Quote Originally Posted by Aemilius Paulus View Post
As for nitroglycerine, I read the Mysterious Island by Jules Verne, where he meticulously described how to make nitroglycerine just from the things you can find lying around anywhere in nature. Not hard.
heh didn't know about that, wouldn't recommend trying to make it though it's severely unstable stuff.


Easy. Acids are not difficult to make, and I have read how to produce them. Seriously, how do you think they made they made sulphuric acid in the 8th century? I will use coal to obtain the sulphuric acid (not awfully efficient, but pretty simple), and then use the sulphuric acid on copper nitrate to produce nitric acid.
and how to make/extract the reactants to make them.
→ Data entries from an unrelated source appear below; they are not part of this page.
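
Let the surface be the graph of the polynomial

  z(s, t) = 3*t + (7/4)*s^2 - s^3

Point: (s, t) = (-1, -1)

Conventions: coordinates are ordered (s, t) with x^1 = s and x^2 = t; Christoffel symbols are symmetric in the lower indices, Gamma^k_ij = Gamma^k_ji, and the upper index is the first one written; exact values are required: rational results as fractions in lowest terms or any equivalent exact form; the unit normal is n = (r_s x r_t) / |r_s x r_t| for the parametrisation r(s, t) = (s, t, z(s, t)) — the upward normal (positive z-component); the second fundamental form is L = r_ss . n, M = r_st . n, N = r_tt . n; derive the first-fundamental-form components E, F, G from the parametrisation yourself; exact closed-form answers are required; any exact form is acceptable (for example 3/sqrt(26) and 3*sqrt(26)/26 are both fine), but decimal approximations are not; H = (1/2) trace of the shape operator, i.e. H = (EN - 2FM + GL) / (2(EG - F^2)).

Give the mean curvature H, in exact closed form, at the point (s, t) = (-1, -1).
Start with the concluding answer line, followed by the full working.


Answer: H = 20*sqrt(209)/2299

z_s = -13/2, z_t = 3, z_ss = 19/2, z_st = 0, z_tt = 0
E = 173/4, F = -39/2, G = 10; answer radicand W^2 = 209/4
unnormalised second-form numerators: l = 19/2, m = 0, n = 0; L = l/sqrt(209/4), and similarly M = m/sqrt(W^2), N = n/sqrt(W^2)
H = (E*n - 2*F*m + G*l) / (2*(EG - F^2)*sqrt(W^2)); E*n - 2*F*m + G*l = 95, EG - F^2 = 209/4, so H = (10/11)/sqrt(209/4)


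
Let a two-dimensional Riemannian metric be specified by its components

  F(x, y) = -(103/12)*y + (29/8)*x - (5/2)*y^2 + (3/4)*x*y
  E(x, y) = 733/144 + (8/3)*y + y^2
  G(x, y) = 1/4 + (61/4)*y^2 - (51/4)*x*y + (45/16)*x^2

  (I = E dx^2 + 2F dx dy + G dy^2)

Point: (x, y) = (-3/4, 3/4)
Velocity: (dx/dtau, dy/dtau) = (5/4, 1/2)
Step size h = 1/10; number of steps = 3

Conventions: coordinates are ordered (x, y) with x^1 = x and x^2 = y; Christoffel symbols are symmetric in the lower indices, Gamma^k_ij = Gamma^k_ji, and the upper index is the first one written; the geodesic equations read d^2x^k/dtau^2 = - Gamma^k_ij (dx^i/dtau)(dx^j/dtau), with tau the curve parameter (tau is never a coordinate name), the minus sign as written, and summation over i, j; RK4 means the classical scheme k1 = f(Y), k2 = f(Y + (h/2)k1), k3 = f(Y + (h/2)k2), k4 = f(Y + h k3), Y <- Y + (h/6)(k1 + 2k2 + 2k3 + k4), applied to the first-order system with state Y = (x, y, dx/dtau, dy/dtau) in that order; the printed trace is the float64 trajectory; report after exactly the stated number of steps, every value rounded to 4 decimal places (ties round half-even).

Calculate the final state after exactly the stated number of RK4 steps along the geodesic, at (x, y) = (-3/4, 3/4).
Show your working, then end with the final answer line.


f(Y) = (dx/dtau, dy/dtau, -Gamma^x_ij Y'^i Y'^j, -Gamma^y_ij Y'^i Y'^j) with the Gammas evaluated at the stage position; h = 0.100000; intermediate values shown to 6 dp
step 0: x = -0.7500, y = 0.7500, dx/dtau = 1.2500, dy/dtau = 0.5000
step 1:
  k1: at (x, y) = (-0.750000, 0.750000), (dx/dtau, dy/dtau) = (1.250000, 0.500000); Gamma_xxx = 1.663415, Gamma_xxy = -2.811105, Gamma_xyy = 5.222719, Gamma_yxx = 1.158896, Gamma_yxy = -2.148151, Gamma_yyy = 4.185356; k1 = (1.250000, 0.500000, -0.390884, -0.171925)
  k2: at (x, y) = (-0.687500, 0.775000), (dx/dtau, dy/dtau) = (1.230456, 0.491404); Gamma_xxx = 1.654495, Gamma_xxy = -2.782074, Gamma_xyy = 5.141562, Gamma_yxx = 1.162005, Gamma_yxy = -2.144818, Gamma_yyy = 4.163324; k2 = (1.230456, 0.491404, -0.382148, -0.170919)
  k3: at (x, y) = (-0.688477, 0.774570), (dx/dtau, dy/dtau) = (1.230893, 0.491454); Gamma_xxx = 1.654739, Gamma_xxy = -2.782610, Gamma_xyy = 5.142785, Gamma_yxx = 1.162059, Gamma_yxy = -2.144984, Gamma_yyy = 4.163764; k3 = (1.230893, 0.491454, -0.382658, -0.171175)
  k4: at (x, y) = (-0.626911, 0.799145), (dx/dtau, dy/dtau) = (1.211734, 0.482882); Gamma_xxx = 1.646745, Gamma_xxy = -2.755558, Gamma_xyy = 5.066297, Gamma_yxx = 1.165626, Gamma_yxy = -2.142527, Gamma_yyy = 4.143691; k4 = (1.211734, 0.482882, -0.374558, -0.170403)
  Y <- Y + (h/6)(k1 + 2k2 + 2k3 + k4): x = -0.6269, y = 0.7991, dx/dtau = 1.2117, dy/dtau = 0.4829
step 2:
  k1: at (x, y) = (-0.626926, 0.799143), (dx/dtau, dy/dtau) = (1.211749, 0.482891); Gamma_xxx = 1.646735, Gamma_xxy = -2.755555, Gamma_xyy = 5.066317, Gamma_yxx = 1.165614, Gamma_yxy = -2.142515, Gamma_yyy = 4.143685; k1 = (1.211749, 0.482891, -0.374556, -0.170398)
  k2: at (x, y) = (-0.566339, 0.823288), (dx/dtau, dy/dtau) = (1.193021, 0.474371); Gamma_xxx = 1.639606, Gamma_xxy = -2.730383, Gamma_xyy = 4.994323, Gamma_yxx = 1.169593, Gamma_yxy = -2.140867, Gamma_yyy = 4.125466; k2 = (1.193021, 0.474371, -0.367076, -0.169845)
  k3: at (x, y) = (-0.567275, 0.822862), (dx/dtau, dy/dtau) = (1.193395, 0.474399); Gamma_xxx = 1.639862, Gamma_xxy = -2.730890, Gamma_xyy = 4.995392, Gamma_yxx = 1.169676, Gamma_yxy = -2.141051, Gamma_yyy = 4.125884; k3 = (1.193395, 0.474399, -0.367552, -0.170098)
  k4: at (x, y) = (-0.507587, 0.846583), (dx/dtau, dy/dtau) = (1.174994, 0.465882); Gamma_xxx = 1.633614, Gamma_xxy = -2.707503, Gamma_xyy = 4.927477, Gamma_yxx = 1.174126, Gamma_yxy = -2.140240, Gamma_yyy = 4.109441; k4 = (1.174994, 0.465882, -0.360654, -0.169778)
  Y <- Y + (h/6)(k1 + 2k2 + 2k3 + k4): x = -0.5076, y = 0.8466, dx/dtau = 1.1750, dy/dtau = 0.4659
step 3:
  k1: at (x, y) = (-0.507600, 0.846582), (dx/dtau, dy/dtau) = (1.175008, 0.465890); Gamma_xxx = 1.633604, Gamma_xxy = -2.707499, Gamma_xyy = 4.927493, Gamma_yxx = 1.174114, Gamma_yxy = -2.140228, Gamma_yyy = 4.109434; k1 = (1.175008, 0.465890, -0.360652, -0.169773)
  k2: at (x, y) = (-0.448849, 0.869876), (dx/dtau, dy/dtau) = (1.156975, 0.457402); Gamma_xxx = 1.628181, Gamma_xxy = -2.685810, Gamma_xyy = 4.863506, Gamma_yxx = 1.178993, Gamma_yxy = -2.140193, Gamma_yyy = 4.094672; k2 = (1.156975, 0.457402, -0.354320, -0.169671)
  k3: at (x, y) = (-0.449751, 0.869452), (dx/dtau, dy/dtau) = (1.157292, 0.457407); Gamma_xxx = 1.628452, Gamma_xxy = -2.686296, Gamma_xyy = 4.864446, Gamma_yxx = 1.179104, Gamma_yxy = -2.140399, Gamma_yyy = 4.095077; k3 = (1.157292, 0.457407, -0.354771, -0.169925)
  k4: at (x, y) = (-0.391871, 0.892323), (dx/dtau, dy/dtau) = (1.139531, 0.448898); Gamma_xxx = 1.623877, Gamma_xxy = -2.666233, Gamma_xyy = 4.804041, Gamma_yxx = 1.184474, Gamma_yxy = -2.141177, Gamma_yyy = 4.081943; k4 = (1.139531, 0.448898, -0.348981, -0.170061)
  Y <- Y + (h/6)(k1 + 2k2 + 2k3 + k4): x = -0.3919, y = 0.8923, dx/dtau = 1.1395, dy/dtau = 0.4489

Answer: x = -0.3919, y = 0.8923, dx/dtau = 1.1395, dy/dtau = 0.4489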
Oh i know sulphuric acid is easy to make, but nitric acid...where would you get copper nitrate from in 272bc? a better source of nitrate would be saltpetre which is much easier to produce given the technology at the time

First of all, it is not "nickle", but nickel!!! The former one is unobtainable as it does not exist. But yeah, those two I said that I "may" do if I could. It all depends on how hot of a furnace I can make. They are not essential. I will teach Romans how to make steel, and if I can get them to produce stainless steel, well, that is a bonus. And titanium was rather wistful thinking. At best, I can extract it in an exceedingly impure form. Which is why I did not guarantee the success of that operation.
Yeah my bad there simple spelling mistake, i really think your underestimating the amount of knowledge and expertise that goes into making these things, there's more to making steel that blowing air through molten iron.